Luke V. Togni

All Articles by Luke V. Togni

Franciscan Institute, St. Bonaventure University

The Birth of an Idea: How Bonaventure Reformulates Dionysian Procession as Eternal Wisdom Birthing the Divine Ideas on the Cross Part I: Virtual Procession from the Sentences Commentary to the Disputed Questions on the Knowledge of Christ

Bonaventure is among the most Dionysian thinkers of his age, heartily embracing the diffusivity of the Good, hierarchy as the worshipful participation in God’s distribution of divine life, and the excessive nature of divine union beyond intellect. It is therefore curious that he neither employs nor even discusses Dionysius’ creative proodoi—aside from one instance in the De Mysterio Trinitatis—despite an abundance of citations from the Dionysian Corpus, and especially the Divine Names across his career. Nevertheless, what Bonaventure read of these proodoi or processus (in Latin), and Dionysius’ account of divine egress can be detected in his corpus. This two-part article will argue that Bonaventure’s use of rationes, an equivalent for the Dionysian logoi, present the best avenue for assessing how the substance of Dionysian proodoi enters his thought.
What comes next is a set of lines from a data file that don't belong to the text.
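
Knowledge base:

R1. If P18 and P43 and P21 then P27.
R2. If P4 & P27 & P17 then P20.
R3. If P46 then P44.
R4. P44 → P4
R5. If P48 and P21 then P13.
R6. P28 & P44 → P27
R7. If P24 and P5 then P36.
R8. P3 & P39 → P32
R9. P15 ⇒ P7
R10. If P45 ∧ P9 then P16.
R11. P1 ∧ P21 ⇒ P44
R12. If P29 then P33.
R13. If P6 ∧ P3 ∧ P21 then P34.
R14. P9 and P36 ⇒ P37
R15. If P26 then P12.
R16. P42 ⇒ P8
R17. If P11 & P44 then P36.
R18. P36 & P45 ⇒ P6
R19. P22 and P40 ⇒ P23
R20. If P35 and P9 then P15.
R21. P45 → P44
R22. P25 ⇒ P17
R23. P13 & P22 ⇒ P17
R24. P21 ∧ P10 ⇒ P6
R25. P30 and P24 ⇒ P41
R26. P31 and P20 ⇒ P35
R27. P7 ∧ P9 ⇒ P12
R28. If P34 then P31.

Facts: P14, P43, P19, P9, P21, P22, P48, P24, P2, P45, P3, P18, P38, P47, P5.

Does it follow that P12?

Yes

P27  (by R1: P18, P43, P21)
P13  (by R5: P48, P21)
P36  (by R7: P24, P5)
P6  (by R18: P36, P45)
P44  (by R21: P45)
P17  (by R23: P13, P22)
P4  (by R4: P44)
P34  (by R13: P6, P3, P21)
P31  (by R28: P34)
P20  (by R2: P4, P27, P17)
P35  (by R26: P31, P20)
P15  (by R20: P35, P9)
P7  (by R9: P15)
P12  (by R27: P7, P9)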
Furthermore, it will argue that by following Bonaventure’s use of the rationes a development can be traced through a remarkable trajectory, from an early reticence to admit a divine egress in the Sentences Commentary through to a profound integration of that egress in Trinitarian life under the image of the rationes birth from eternal Wisdom on the cross.

Part I of this article will address Bonaventure’s early use of the rationes aeternae from the Sentences Commentary to the more robust entry of the substance of Dionysius proodoi in Disputed Questions on the Knowledge of Christ, which develops into a virtual account of divine procession unto creatures in Bonaventure’s articulation of ‘causal knowing’.